The Richards allege that the instruction raises a detrimental inference as to the quality of their evidence and requires that they meet an additional burden of proof. Although probably more artfully drawn than the instruction in this case, the instruction approved in Young v. Group Health Coop., 85 Wn.2d 332, 340, 534 P.2d 1349 (1975), indicates that in cases where proximate cause is a central issue, an instruction on the causal relationship of the alleged negligence to the resulting condition is appropriate.3 The instruction in question in this case is a correct statement of the law and was not error.
The decision of the trial court is affirmed.
SWANSON, J., concurs.
I believe that the majority has mischaracterized the alleged extrinsic evidence. The extrinsic evidence is not that Geisler reviewed Mrs. Richard‘s medical records and then stated that in her opinion, the flu, rather than negligence of the doctors, explained the defects of the child. Rather, the extrinsic evidence was that Geisler cited examples from her own experience to buttress her position and influence the others.

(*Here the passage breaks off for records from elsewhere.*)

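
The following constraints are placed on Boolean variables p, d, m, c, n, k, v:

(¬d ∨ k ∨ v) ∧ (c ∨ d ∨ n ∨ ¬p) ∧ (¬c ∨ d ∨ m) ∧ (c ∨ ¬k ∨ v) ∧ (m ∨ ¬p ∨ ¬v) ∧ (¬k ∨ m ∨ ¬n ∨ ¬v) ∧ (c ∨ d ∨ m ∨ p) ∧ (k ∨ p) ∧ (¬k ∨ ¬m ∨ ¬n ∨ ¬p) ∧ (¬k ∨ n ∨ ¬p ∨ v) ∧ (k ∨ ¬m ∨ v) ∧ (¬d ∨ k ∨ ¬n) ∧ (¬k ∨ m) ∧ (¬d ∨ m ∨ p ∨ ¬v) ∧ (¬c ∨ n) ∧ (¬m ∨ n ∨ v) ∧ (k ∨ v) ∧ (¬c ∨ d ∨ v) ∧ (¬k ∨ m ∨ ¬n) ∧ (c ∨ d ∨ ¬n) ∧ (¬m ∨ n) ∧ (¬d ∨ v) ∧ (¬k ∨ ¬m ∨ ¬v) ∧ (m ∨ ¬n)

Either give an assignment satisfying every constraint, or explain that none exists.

p = True, d = False, m = True, c = True, n = True, k = False, v = True

Set p = True.
Set d = False.
Set m = True.
  then (¬m ∨ n) forces n = True.
  then (¬k ∨ ¬m ∨ ¬n ∨ ¬p) forces k = False.
  then (k ∨ ¬m ∨ v) forces v = True.
  then (c ∨ d ∨ ¬n) forces c = True.
All clauses satisfied.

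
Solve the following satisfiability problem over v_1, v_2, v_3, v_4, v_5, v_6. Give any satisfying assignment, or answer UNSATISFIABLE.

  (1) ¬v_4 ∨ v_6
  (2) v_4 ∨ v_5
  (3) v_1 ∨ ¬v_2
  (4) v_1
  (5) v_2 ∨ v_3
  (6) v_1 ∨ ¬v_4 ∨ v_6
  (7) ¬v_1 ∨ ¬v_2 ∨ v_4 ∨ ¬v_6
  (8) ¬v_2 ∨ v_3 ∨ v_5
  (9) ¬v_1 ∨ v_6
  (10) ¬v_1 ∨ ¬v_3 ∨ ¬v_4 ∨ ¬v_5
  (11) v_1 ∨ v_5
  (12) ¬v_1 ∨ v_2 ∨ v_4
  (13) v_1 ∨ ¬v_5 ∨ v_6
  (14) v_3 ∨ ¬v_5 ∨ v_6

v_1=T, v_2=F, v_3=T, v_4=T, v_5=F, v_6=T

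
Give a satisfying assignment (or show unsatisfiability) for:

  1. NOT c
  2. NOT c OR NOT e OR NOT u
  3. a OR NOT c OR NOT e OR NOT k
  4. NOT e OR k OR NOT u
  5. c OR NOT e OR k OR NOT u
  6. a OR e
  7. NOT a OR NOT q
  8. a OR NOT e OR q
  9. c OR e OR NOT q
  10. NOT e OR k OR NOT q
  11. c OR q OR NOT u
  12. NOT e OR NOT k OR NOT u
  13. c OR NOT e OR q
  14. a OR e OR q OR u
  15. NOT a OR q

e = True, c = False, a = False, u = False, q = True, k = True

Unit clause (NOT c) forces c = False.
Try e = False:
  (a OR e) forces a = True.
  (NOT a OR NOT q) forces q = False.
  clause (NOT a OR q) is falsified — backtrack.
So e = True.
  then (c OR NOT e OR q) forces q = True.
  then (NOT a OR NOT q) forces a = False.
  then (NOT e OR k OR NOT q) forces k = True.
  then (NOT e OR NOT k OR NOT u) forces u = False.
All clauses satisfied.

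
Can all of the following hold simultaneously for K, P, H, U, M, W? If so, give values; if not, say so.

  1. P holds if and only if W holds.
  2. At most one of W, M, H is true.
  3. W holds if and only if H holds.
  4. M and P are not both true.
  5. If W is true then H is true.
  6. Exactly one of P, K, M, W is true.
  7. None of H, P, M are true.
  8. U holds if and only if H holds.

K = True, P = False, H = False, U = False, M = False, W = False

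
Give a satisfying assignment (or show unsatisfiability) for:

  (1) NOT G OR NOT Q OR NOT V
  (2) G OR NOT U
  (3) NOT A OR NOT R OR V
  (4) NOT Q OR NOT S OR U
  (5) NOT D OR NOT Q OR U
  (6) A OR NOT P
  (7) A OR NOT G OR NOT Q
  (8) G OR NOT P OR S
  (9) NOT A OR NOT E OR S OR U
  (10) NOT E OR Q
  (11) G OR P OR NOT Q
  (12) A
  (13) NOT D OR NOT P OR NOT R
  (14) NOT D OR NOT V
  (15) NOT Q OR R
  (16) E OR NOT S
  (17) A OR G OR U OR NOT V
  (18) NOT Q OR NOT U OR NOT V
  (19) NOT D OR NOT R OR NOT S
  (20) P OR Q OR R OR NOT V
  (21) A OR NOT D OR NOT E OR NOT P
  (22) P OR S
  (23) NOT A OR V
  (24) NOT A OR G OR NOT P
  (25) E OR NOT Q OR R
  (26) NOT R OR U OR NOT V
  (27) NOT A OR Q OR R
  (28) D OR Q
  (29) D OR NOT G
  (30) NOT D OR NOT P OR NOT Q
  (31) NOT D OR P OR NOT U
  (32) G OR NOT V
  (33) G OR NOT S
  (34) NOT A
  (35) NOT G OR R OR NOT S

Unsatisfiable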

For example, when asked how it could be that a child could be sent home as normal and later turn out not to be normal, Geisler told the others that in her experience, that happens all the time. She said she knew of other children who were born with deficits that had not shown up right away. Geisler also said that it was common practice for doctors to record the previous diagnosis when making an entry in medical records, rather than to make an independent diagnosis. She said that based upon her experience working with retarded children, she knew that viral illness could cause brain damage and other birth defects. Even if the chance that all of Michelle‘s defects were caused before birth was one in 400 million, Geisler said that in her experience, it happens. Finally, she said that based upon her experience with children who had the same things wrong with them as Michelle had, she was convinced that Michelle was born with her defects.
Ordinarily, if jurors talk about their experiences, other jurors can balance that information against their own life experiences. What distinguishes Geisler‘s comments is that they reflect that she brought into the deliberations highly specialized information like that to which various experts testified at trial. See State v. Briggs, 55 Wn. App. 44, 58, 776 P.2d 1347 (1989); see also United States v. Howard, 506 F.2d 865, 867 (5th Cir. 1975). Because her experience was outside that of an ordinary juror, the others could not refute her statements. As such, her comments added credibility to the experts who testified on behalf of the defendants. See Briggs, at 56 (juror‘s comments rebutted the credibility of witnesses at trial). Because the jury‘s resolution of the dispute turned upon the credibility of each side‘s experts, the comments were prejudicial. See Briggs, at 56-57.
Respectfully, therefore, I dissent. I would reverse the judgment of the trial court and remand the cause for a new trial.
Review denied at 116 Wn.2d 1014 (1991).
Notes
“You are instructed that the causal relationship of the alleged negligence of the defendants to the resulting condition of the child must be established by medical testimony beyond speculation and conjecture、
“The evidence must be more than that the alleged act of the defendants ‘might have‘, ‘may‘, ‘could have‘, or ‘possibly did’ cause the physical condition.
“It must rise to the degree of proof that the resulting condition probably would not have occurred but for the defendants’ conduct, to establish a causal relationship.”